Suara tepuk tangan dari para kolega dan keluarga besar Lukman dan Laila terdengar riuh setelah Laila menggunting pita yang menandakan butik FOUR EL miliknya resmi dibuka.
Senyum indah tak henti tercetak di wajah cantiknya yang hari ini memakai full make up untuk menunjang penampilannya. Ia bahagia tak terkira. Sesuatu yang dulu hanya menjadi angan-angannya kini bisa menjadi kenyataan dan itu seperti mimpi. Tak pernah menyangka akan bisa terjadi.
Ucapan selamat tak henti dia terima. Silih berganti mendapat karangan bunga diiringi doa semoga kesuksesan senantiasa mengiringi langkah yang baru ia tempuh.
Di sudut ruangan seorang pria duduk sambil memperhatikan wanita yang saat ini menjadi pusat perhatian. Pandangan matanya yang tajam seakan ingin memukul semua lelaki yang menjabat tangan istrinya. Terlihat sekali kekaguman para pria yang menjadi partner kerja istrinya. Padahal itu usaha bersama antara istrinya dan kak Mia tetapi kakak iparnya itu lebih senang berada di belakang layar. Tak menampakkan diri tapi pergerakannya begitu penting untuk tumbuh kembang usaha mereka.
Bahkan beberapa diantara para lelaki itu berusaha menjabat tangan Laila lebih lama dengan menggenggamnya lebih erat. Dan Lukman yang merasa insecure dengan keadaan dirinya sendiri hanya bisa melihatnya dari jauh. Memendam rasa cemburunya dan menekan amarah yang membuncah dalam dadanya. Mencoba meredam api yang sedang berkobar di kepalanya.

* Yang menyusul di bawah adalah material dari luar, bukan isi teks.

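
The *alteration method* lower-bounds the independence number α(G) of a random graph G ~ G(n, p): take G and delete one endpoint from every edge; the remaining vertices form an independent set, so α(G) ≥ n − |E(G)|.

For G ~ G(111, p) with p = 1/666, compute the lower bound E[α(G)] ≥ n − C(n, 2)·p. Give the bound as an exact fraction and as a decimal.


E[|E(G)|] = C(111, 2)·p = 6105 · (1/666) = 55/6.
E[α(G)] ≥ n − E[|E(G)|] = 111 − 55/6 = 611/6.
Numerically: ≈ 101.833333.
(This is only a lower bound; the true E[α(G)] may be larger.)

E[α(G)] ≥ 611/6 ≈ 101.833333.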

"Kak...." Doni memisahkan tangan Laila dengan tangan orang yang sedang menjabat tangan kakaknya yang enggan melepaskannya.
"Silahkan menikmati hidangan yang ada disana..!" Menarik kedua sudut bibirnya membentuk senyuman terpaksa agar pria yang seumuran dengan abangnya itu menjauh dari kakaknya.
"Tapi saya masih ingin membicarakan beberapa hal dengan bu Laila. Saya ingin berdiskusi secara pribadi karena ingin memakai jasa bu Laila secara pribadi..."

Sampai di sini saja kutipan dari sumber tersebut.